In the context of the case, the child  went through stress that tends to have an impact on the early brain development as well as the development of the nervous and immune systems.

The first instance of a child being allowed to provide courtroom testimony was the 1895 United States Supreme Court case Wheeler vs United States, allowing a five-and-a-half-year-old to serve as a witness with an aim to provide trustworthy evidence.

The court, however, laid down that the dependence on a child witness is contingent upon the capacity and intelligence of the child as well as the appreciation of the difference between truth and false.

Similarly, under Section 118 of the Indian Evidence Act, 1872, all persons, including a child, is considered to be competent as a witness in the court of law if the child is able to understand the questions and respond rationally. 

Both the above scenarios resonate with the aim of Article 12 of the Convention on the Rights of Child that mandates the state parties to assure the child the right to express their views freely in all matters affecting the child, keeping in mind the age and maturity of the child.

However, the core of the issue is the impact on the child for testifying before the court of law.
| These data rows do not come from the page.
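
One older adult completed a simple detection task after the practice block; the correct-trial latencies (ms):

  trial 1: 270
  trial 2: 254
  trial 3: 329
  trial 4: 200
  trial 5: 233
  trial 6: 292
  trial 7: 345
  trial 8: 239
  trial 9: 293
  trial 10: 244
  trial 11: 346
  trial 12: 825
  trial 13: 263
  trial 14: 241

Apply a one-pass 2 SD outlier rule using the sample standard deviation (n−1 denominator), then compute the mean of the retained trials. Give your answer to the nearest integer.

273 ms

n = 14, ΣRT = 4374, M = 312.429
Σ(x−M)² = 307769.43; s = √(307769.43/13) = 153.865
Cutoffs: 312.429 ± 2·153.865 → [4.7, 620.2]
Outside: 825 → excluded.
Retained (n=13): Σ = 3549, mean = 3549/13 = 273.000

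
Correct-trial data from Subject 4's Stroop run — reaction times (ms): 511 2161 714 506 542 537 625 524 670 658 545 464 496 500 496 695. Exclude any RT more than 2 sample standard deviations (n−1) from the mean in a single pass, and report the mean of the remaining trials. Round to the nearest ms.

566 ms

n = 16, ΣRT = 10644, M = 665.250
Σ(x−M)² = 2482529.00; s = √(2482529.00/15) = 406.819
Cutoffs: 665.250 ± 2·406.819 → [-148.4, 1478.9]
Outside: 2161 → excluded.
Retained (n=15): Σ = 8483, mean = 8483/15 = 565.533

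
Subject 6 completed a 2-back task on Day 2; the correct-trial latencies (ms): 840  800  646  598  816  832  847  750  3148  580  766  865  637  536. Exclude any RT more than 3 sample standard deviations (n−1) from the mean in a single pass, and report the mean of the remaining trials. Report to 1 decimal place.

731.8 ms

n = 14, ΣRT = 12661, M = 904.357
Σ(x−M)² = 5582793.21; s = √(5582793.21/13) = 655.321
Cutoffs: 904.357 ± 3·655.321 → [-1061.6, 2870.3]
Outside: 3148 → excluded.
Retained (n=13): Σ = 9513, mean = 9513/13 = 731.769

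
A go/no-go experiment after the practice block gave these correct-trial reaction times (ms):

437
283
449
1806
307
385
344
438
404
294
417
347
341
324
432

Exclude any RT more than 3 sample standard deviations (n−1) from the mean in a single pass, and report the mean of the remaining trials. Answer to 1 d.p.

n = 15, ΣRT = 7008, M = 467.200
Σ(x−M)² = 1964642.40; s = √(1964642.40/14) = 374.609
Cutoffs: 467.200 ± 3·374.609 → [-656.6, 1591.0]
Outside: 1806 → excluded.
Retained (n=14): Σ = 5202, mean = 5202/14 = 371.571

371.6 ms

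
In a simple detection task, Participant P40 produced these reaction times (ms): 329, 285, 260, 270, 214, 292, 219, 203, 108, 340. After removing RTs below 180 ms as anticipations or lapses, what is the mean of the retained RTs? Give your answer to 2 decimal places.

Excluded: 108
Retained (n=9): Σ = 2412
Mean = 2412/9 = 268.0000

268.00 ms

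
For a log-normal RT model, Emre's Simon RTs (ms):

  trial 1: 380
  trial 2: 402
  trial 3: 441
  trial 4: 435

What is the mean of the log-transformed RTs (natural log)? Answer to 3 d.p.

6.025

ln(RT): 5.9402, 5.9965, 6.0890, 6.0753
Σ ln(RT) = 24.1010
Mean = 24.1010/4 = 6.02525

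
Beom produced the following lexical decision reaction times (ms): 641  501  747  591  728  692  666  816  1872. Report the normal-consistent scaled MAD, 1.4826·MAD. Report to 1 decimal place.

81.5 ms

Sorted: 501, 591, 641, 666, 692, 728, 747, 816, 1872 → median = 692
|x − 692| sorted: 0, 26, 36, 51, 55, 101, 124, 191, 1180 → MAD = 55
Robust SD ≈ 1.4826 × 55 = 81.543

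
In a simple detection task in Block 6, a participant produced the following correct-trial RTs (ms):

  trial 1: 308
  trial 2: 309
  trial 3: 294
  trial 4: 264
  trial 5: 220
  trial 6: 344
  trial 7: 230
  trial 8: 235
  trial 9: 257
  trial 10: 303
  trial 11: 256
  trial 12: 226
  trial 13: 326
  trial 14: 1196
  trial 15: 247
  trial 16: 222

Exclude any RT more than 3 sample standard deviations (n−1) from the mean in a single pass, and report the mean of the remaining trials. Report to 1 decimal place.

269.4 ms

n = 16, ΣRT = 5237, M = 327.312
Σ(x−M)² = 828657.44; s = √(828657.44/15) = 235.040
Cutoffs: 327.312 ± 3·235.040 → [-377.8, 1032.4]
Outside: 1196 → excluded.
Retained (n=15): Σ = 4041, mean = 4041/15 = 269.400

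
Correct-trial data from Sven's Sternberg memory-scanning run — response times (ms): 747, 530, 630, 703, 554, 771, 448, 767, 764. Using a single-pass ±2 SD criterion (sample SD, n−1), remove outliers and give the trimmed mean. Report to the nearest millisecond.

n = 9, ΣRT = 5914, M = 657.111
Σ(x−M)² = 117908.89; s = √(117908.89/8) = 121.403
Cutoffs: 657.111 ± 2·121.403 → [414.3, 899.9]
No RTs fall outside the cutoffs; all 9 retained. Mean = 5914/9 = 657.111

657 ms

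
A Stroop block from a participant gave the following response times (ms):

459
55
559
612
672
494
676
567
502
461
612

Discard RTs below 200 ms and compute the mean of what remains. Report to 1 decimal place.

Excluded: 55
Retained (n=10): Σ = 5614
Mean = 5614/10 = 561.4000

561.4 ms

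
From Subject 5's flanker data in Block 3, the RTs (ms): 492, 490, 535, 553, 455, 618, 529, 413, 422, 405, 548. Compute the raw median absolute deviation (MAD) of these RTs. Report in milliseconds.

56 ms

Sorted: 405, 413, 422, 455, 490, 492, 529, 535, 548, 553, 618 → median = 492
|x − 492|: 0, 2, 43, 61, 37, 126, 37, 79, 70, 87, 56
Sorted deviations: 0, 2, 37, 37, 43, 56, 61, 70, 79, 87, 126 → MAD = 56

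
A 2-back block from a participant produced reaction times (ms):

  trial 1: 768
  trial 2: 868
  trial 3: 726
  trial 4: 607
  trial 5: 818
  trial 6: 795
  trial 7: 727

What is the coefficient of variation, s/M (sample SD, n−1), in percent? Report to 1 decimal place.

n = 7, Σ = 5309, M = 758.4286
Σ(x−M)² = 41953.714; s = √(41953.714/6) = 83.6199
CV = 83.6199 / 758.4286 = 0.11025 = 11.025%

11.0%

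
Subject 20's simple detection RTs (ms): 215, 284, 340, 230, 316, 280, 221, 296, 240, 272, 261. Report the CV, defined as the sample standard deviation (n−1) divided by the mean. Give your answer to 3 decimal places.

n = 11, Σ = 2955, M = 268.6364
Σ(x−M)² = 15978.545; s = √(15978.545/10) = 39.9732
CV = 39.9732 / 268.6364 = 0.14880

0.149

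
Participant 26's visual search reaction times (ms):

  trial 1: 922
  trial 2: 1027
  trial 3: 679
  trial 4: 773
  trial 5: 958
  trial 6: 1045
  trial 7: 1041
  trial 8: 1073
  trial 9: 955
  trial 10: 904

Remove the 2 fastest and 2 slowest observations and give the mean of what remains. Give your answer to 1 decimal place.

967.8 ms

Sorted: 679, 773, 904, 922, 955, 958, 1027, 1041, 1045, 1073
Drop lowest 2 (679, 773) and highest 2 (1045, 1073)
Remaining (n=6): Σ = 5807, mean = 5807/6 = 967.833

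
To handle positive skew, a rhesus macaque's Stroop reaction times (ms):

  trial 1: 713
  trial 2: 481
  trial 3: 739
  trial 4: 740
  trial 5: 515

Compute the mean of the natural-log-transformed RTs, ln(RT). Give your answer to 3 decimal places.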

The child experiences anxiety facing the judge and more so, the fear of facing the defendant that further aggravates other related fears like being hurt by the defendant, getting embarrassed before people in case of not being able to answer or crying as well as the most traumatic fear of going to jail. 

What this means is that the advocate questioning the child must be compassionate and explain the proceedings to the child in an understandable and convincing manner.

The role of medical practitioners assumes significance as they can elicit the child’s concerns, assure the child that he or she will not be ill-treated and help the family members to acquaint the child with the procedures of court. 

In the larger interest, such steps will help prevent occurrence of what is known as Type I and Type II trauma exposure based on traumatic events, adversities and day-to-day stressors. 

In practice, Type I trauma refers to a one-time, horrifying and life-endangering experience. On the other hand, Type II trauma refers to stresses and adversities faced on a day-to-day basis that can occur in cases of appeal where the child needs to endure the pain of testifying repeatedly. The latter can happen in the present case as well if the appeal is brought before the Supreme Court.

The need of the hour is taking proactive steps by putting in place an active problem-solving mechanism for these children. These measures can help them reduce the impact on their mental health caused by contact with the criminal justice system and ensure the best interests of the child as defined under Article 3 of the Convention on the Rights of Child. 

Furthermore, there is an urgent need to specially train prosecutors and government officials who handle cases where a child is a victim or witness to abuse.

Views expressed are the author’s own and don’t necessarily reflect those of Down To Earth.